J’allais répliquer qu’il me faudrait respirer par la bouche, vu l’état de mon nez, mais ce serait pousser le bouchon un peu trop loin. Et puis il m’avait donné quelque chose d’essentiel : l’information qu’il avait de besoin de moi vivant. Pas que je pensais que ce type n’était pas prêt à me tuer seulement voilà, je devinais aisément son appartenance.
Avec d’autres conjurations en wyvernien, il me souleva par la seule force de sa pensée jusqu’à une voiture garée un peu plus loin. Là, il défit les liens magiques et m’assura :
— Bouge et j’te coupe les deux jambes. On a les moyens de les faire repousser… (il eut un air sombre) et crois-moi, ça fait un mal de chien.
J’acquiesçai et il eut l’air satisfait. Il prit le côté conducteur, alluma les gaz et nous rejoignîmes la route partant pour Tourouzelle. Je regardais les plantes défiler sous la lumière des phares, l’ombre des arbres se détacher dans le profond bleu de la nuit. Puis je me tournai vers le type qui m’avait capturé. Je n’avais pas le droit de parler… mais visiblement, le silence le gênait : il se tortillait sur son siège, regardait sans cesse dans le rétro du haut et sa main se portait très souvent vers la radio sans l’allumer pour autant.
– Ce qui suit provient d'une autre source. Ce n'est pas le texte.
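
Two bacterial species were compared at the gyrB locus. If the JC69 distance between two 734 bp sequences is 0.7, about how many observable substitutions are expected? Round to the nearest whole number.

334

Invert JC69: p = (3/4)(1 − e^(−4d/3)) = 0.75 × (1 − e^(-0.933333)) = 0.75 × (1 − 0.393241) = 0.455069.
Expected differing sites = pL ≈ 0.455069 × 734 = 334.020646 ≈ 334.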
Je n’avais pas le droit de parler et pourtant, je savais comment m’y prendre. Je le regardai, encore et encore, jusqu’à qu’il capte l’attention que je lui portais et lança :
— Quoi ?!
Toute l’éloquence dont j’aurai pu faire preuve passa par mes yeux. Les siens s’étrécirent avant qu’il ne lance un florilège d’injures en direction de la route, puis :
— Vas-y, parles. Mais si t’essayes de m’baratiner ou m’déconcentrer, y aura pas qu’tes jambes qui vont sauter.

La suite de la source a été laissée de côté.